Closed unit disk is connected

Question

A topological space $X$ is connected if it cannot be written as the disjoint union of 2 non-empty open subsets.

In trying to prove that the closed unit disk as a subset of $\mathbb{R}^2$ is connected I've run into an issue. First I supposed that the disk was disconnected and thus it is the disjoint union of 2 open subsets of $\mathbb{R}$. This then implies that the closed unit disk is open which is a contradiction.

However I realize that this argument falls apart if we examine the closed unit disk as its own topological space. In this space the closed unit disk is actually open, so we cannot create our contradiction.

My question is how would I prove this disk is connected in the subspace topology. More generally, if you try to prove that a subset is connected how do you deal with the changes to the open sets when we view it under the relative topology.

Answer 1

Hint: If a topological space is path-connected, then it is connected.

Answer 2

I assume here that you are using the metric topology as you are speaking of the closed unit disk.
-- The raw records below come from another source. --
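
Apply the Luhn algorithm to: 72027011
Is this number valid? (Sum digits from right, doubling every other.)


Luhn sum = 17
17 mod 10 = 7

Invalid (Luhn sum mod 10 = 7)


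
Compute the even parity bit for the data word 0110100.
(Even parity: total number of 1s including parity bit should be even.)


Number of 1s in data: 3
Parity bit: 1

1


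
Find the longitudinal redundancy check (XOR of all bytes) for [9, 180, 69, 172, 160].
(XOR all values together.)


XOR chain: 9 ^ 180 ^ 69 ^ 172 ^ 160 = 244

244


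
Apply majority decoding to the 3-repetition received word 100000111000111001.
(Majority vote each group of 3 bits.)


Groups: 100, 000, 111, 000, 111, 001
Majority votes: 001010

001010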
Let us call $D$ the closed unit disk, and suppose that it not connected. There are 2 open subsets $A$ and $B$ verifying: $A\ne\emptyset, B\ne\emptyset, A\cap B=\emptyset$ and $A\cup B=D$. But as $A=D\setminus B$, and $B$ is open, $A$ is closed.

Considere the function $d_B: A\to\Bbb R$ defined by $d_B(x) = \inf(\{d(x, y), y\in B\})$. As $\{d(x, y), y\in B\}$ is a subset of $\Bbb R$ trivially minored by $0$, it has an inferior bound, so the function definition is valid.
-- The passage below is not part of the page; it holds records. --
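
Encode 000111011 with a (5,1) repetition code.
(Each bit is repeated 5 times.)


Each bit -> 5 copies

000000000000000111111111111111000001111111111


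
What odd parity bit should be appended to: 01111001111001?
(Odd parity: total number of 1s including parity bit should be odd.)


Number of 1s in data: 9
Parity bit: 0

0


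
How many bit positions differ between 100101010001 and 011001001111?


XOR: 111100011110
Count of 1s: 8

8


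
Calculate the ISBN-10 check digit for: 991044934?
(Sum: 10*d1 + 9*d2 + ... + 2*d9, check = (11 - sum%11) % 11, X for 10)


Weighted sum: 276
276 mod 11 = 1

Check digit: X


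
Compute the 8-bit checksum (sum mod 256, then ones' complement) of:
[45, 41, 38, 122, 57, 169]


Sum = 472 mod 256 = 216
Complement = 39

39


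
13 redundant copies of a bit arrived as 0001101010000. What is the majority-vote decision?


Ones: 4 out of 13
Threshold: 7

0 (4/13 voted 1)


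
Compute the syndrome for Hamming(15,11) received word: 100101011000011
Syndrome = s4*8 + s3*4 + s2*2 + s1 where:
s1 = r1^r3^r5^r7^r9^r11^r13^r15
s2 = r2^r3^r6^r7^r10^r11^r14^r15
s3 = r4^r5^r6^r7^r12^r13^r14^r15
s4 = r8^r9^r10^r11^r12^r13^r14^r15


s1=1, s2=1, s3=0, s4=0

Syndrome = 3 (error at position 3)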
Considere now the set $X = \{f_B(x), x\in A\}$. For the very same reason, $X$ has an inferior bound $d_0$. As the distance is continuous (by definition of the metric topology), and as $A$ is closed, $f^{-1}(d_0)\ne\emptyset$. So it contains at least one element $x_0$.

Considere now the function $d_{x_0}: B\to\Bbb R$, defined by $d_{x_0}(y)=\inf(\{d(x_0, y), y\in B\}$. By the same reasons that allowed to define $x_0$, we can find $y_0$ in B verifying $d(x_0, y_0) = d_0$.

If $d_0=0, x_0=y_0$ which is impossible because $A\cap B=\emptyset$.

So $d_0\ne 0$. Let us call $z_0$ the middle point of $(x_0, y_0)$. As the unit disk is convex, $z_0\in D$. So either $z_0\in A$, or $z_0\in B$.

If $z_0 \in A,d(z_0, y_0) = \frac{d_0} 2 <d_0$. Which is a contradiction

If $z_0 \in B, d(x_0, z_0) = \frac{d_0}2<d_0$. Which is a contradiction too.

The assumption $D$ is not connected leads to a contradiction, so $D$ is connected.

Answer 3

All you need to know are the following well-known facts:

1. The closed interval $[0,1]$ is connected.

2. If $X$ is connected and $Y$ is homeomorphic to $X$, then $Y$ is connected.

3. If $X = \bigcup_{\alpha \in A} X_\alpha$ with connected subspaces $X_\alpha \subset X$ such that $ \bigcap_{\alpha \in A} X_\alpha \ne \emptyset$, then $X$ is connected.

For each $x \in D := D^2 \setminus \{0\}$ let $L_x$ denote the line segment from $0$ to $x$. It is is homeomorphic to $[0,1]$, thus connected. We have $D^2 = \bigcup_{x \in D} L_x$ and $\bigcap_{x \in D} L_x = \{0\}$. By 3. $D^2$ is connected.

Note that this proof can be generalized to show that each star-shaped subset of $\mathbb R^n$ is connected.